Pure Storage FlashBlade for example delivers peak backup performance of 90 TB/hr and restore performance that is 3x higher than disk at 75 GB/s, and this is in just 20 rack units.
FlashArray snapshots are not only held locally the FlashArray for almost instant recovery, they can also be directly redirected to other destinations such as FlashBlade. This is called a Portable Snapshot and can used for rapid recovery to multiple destinations providing both data protection and portability.
Rapid Restore with FlashBlade
After discovering how and why our customers were using FlashBlade for data protection, we created Rapid Restore solutions to support all of the key databases, as well as solutions with both the traditional and newer data protection vendors. A single FlashBlade can support 15TB/hr of backup rate and almost 50TB/hr of restore rate. With typical data reduction rates of 3:1 on an Oracle RMAN backup to FlashBlade, DBAs can complete their database restores in minutes and hours instead of days.
Great as this is however, there was still a missing piece of the puzzle.

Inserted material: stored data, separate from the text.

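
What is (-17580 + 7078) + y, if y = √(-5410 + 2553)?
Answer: -10502 + I*√2857 ≈ -10502.0 + 53.451*I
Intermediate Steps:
y = I*√2857 (y = √(-2857) = I*√2857 ≈ 53.451*I)
(-17580 + 7078) + y = (-17580 + 7078) + I*√2857 = -10502 + I*√2857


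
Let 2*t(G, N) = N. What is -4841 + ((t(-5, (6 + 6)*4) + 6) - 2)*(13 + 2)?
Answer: -4421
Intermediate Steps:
t(G, N) = N/2
-4841 + ((t(-5, (6 + 6)*4) + 6) - 2)*(13 + 2) = -4841 + ((((6 + 6)*4)/2 + 6) - 2)*(13 + 2) = -4841 + (((12*4)/2 + 6) - 2)*15 = -4841 + (((½)*48 + 6) - 2)*15 = -4841 + ((24 + 6) - 2)*15 = -4841 + (30 - 2)*15 = -4841 + 28*15 = -4841 + 420 = -4421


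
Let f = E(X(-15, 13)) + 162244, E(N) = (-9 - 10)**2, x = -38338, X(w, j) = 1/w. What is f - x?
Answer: 200943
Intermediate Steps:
E(N) = 361 (E(N) = (-19)**2 = 361)
f = 162605 (f = 361 + 162244 = 162605)
f - x = 162605 - 1*(-38338) = 162605 + 38338 = 200943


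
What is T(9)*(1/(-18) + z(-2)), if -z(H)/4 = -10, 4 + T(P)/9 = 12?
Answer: 2876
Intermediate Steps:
T(P) = 72 (T(P) = -36 + 9*12 = -36 + 108 = 72)
z(H) = 40 (z(H) = -4*(-10) = 40)
T(9)*(1/(-18) + z(-2)) = 72*(1/(-18) + 40) = 72*(-1/18 + 40) = 72*(719/18) = 2876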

Flash-to-Flash-to-Cloud for a Complete Modern Solution
Even though our customers were effectively using FlashBlade to deliver Rapid Restore capabilities, they still needed to store large amounts of data offsite for retention and compliance - which they had continued to do with tape. As previously mentioned, tape is complex and slow, but the real failure of tape is that your data is locked offline somewhere – providing no “real time” value for your company.

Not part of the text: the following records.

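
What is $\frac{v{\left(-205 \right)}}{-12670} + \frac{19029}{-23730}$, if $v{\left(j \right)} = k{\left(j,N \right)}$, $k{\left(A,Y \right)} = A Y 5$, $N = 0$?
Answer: $- \frac{6343}{7910} \approx -0.8019$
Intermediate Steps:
$k{\left(A,Y \right)} = 5 A Y$
$v{\left(j \right)} = 0$ ($v{\left(j \right)} = 5 j 0 = 0$)
$\frac{v{\left(-205 \right)}}{-12670} + \frac{19029}{-23730} = \frac{0}{-12670} + \frac{19029}{-23730} = 0 \left(- \frac{1}{12670}\right) + 19029 \left(- \frac{1}{23730}\right) = 0 - \frac{6343}{7910} = - \frac{6343}{7910}$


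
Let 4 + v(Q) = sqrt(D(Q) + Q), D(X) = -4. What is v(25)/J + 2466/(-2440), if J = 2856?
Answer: -440791/435540 + sqrt(21)/2856 ≈ -1.0105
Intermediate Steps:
v(Q) = -4 + sqrt(-4 + Q)
v(25)/J + 2466/(-2440) = (-4 + sqrt(-4 + 25))/2856 + 2466/(-2440) = (-4 + sqrt(21))*(1/2856) + 2466*(-1/2440) = (-1/714 + sqrt(21)/2856) - 1233/1220 = -440791/435540 + sqrt(21)/2856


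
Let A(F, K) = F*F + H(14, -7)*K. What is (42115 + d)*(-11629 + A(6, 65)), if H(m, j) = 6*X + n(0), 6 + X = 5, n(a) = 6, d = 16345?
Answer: -677726780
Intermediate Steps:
X = -1 (X = -6 + 5 = -1)
H(m, j) = 0 (H(m, j) = 6*(-1) + 6 = -6 + 6 = 0)
A(F, K) = F² (A(F, K) = F*F + 0*K = F² + 0 = F²)
(42115 + d)*(-11629 + A(6, 65)) = (42115 + 16345)*(-11629 + 6²) = 58460*(-11629 + 36) = 58460*(-11593) = -677726780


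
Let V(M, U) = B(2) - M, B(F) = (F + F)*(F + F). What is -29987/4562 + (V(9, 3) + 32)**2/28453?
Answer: -846281309/129802586 ≈ -6.5198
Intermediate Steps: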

The answer is to finally replace tape with low-cost cloud object storage, like Amazon S3.
With Pure Storage ObjectEngine, we can finally offer a modern solution for backup - Flash-to-Flash-to-Cloud - and the final piece to the puzzle.

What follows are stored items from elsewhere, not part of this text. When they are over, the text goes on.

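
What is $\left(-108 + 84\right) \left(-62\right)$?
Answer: $1488$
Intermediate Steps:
$\left(-108 + 84\right) \left(-62\right) = \left(-24\right) \left(-62\right) = 1488$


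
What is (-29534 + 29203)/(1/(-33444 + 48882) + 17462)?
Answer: -5109978/269578357 ≈ -0.018955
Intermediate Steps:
(-29534 + 29203)/(1/(-33444 + 48882) + 17462) = -331/(1/15438 + 17462) = -331/269578357/15438 = -331*15438/269578357 = -5109978/269578357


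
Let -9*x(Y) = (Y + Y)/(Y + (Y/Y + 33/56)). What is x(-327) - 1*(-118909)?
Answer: 6500623913/54669 ≈ 1.1891e+5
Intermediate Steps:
x(Y) = -2*Y/(9*(89/56 + Y)) (x(Y) = -(Y + Y)/(9*(Y + (Y/Y + 33/56))) = -2*Y/(9*(Y + (1 + 33*(1/56)))) = -2*Y/(9*(Y + (1 + 33/56))) = -2*Y/(9*(Y + 89/56)) = -2*Y/(9*(89/56 + Y)))
x(-327) - 1*(-118909) = -112*(-327)/(801 + 504*(-327)) - 1*(-118909) = -112*(-327)/(801 - 164808) + 118909 = -112*(-327)/(-164007) + 118909 = -112*(-327)*(-1/164007) + 118909 = -12208/54669 + 118909 = 6500623913/54669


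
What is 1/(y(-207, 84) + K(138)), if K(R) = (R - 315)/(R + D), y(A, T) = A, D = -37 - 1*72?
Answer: -29/6180 ≈ -0.0046926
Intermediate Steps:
D = -109 (D = -37 - 72 = -109)
K(R) = (-315 + R)/(-109 + R) (K(R) = (R - 315)/(R - 109) = (-315 + R)/(-109 + R))
1/(y(-207, 84) + K(138)) = 1/(-207 + (-315 + 138)/(-109 + 138)) = 1/(-207 - 177/29) = 1/(-6180/29) = -29/6180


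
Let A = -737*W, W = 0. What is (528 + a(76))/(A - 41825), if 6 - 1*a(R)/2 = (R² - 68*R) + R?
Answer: 828/41825 ≈ 0.019797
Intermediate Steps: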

The ObjectEngine platform enables inline data deduplication and encryption to the cloud whilst also reducing storage and data transmission costs by up to 97%. Coupled with a FlashBlade scale-out storage system, recovery time objectives (RTOs) can be further reduced, enabling rapid recovery of data in the event of a disaster.
Warm Up Your Cold Data
If you can get your backup data to the cloud, then you can start to think about how you re-use your data for migration, dev/test, analytics, etc. Since ObjectEngine Cloud is built to run in the cloud, you can leverage the cloud edition of your backup software to recover wholly within the cloud. You will also be able to, in the future, restore your data to Pure’s Cloud Block Store or to your favorite Amazon data service. Turning what used to be cold data that sat on a tape inside a vault someplace into business value leveraging a wide variety of web services.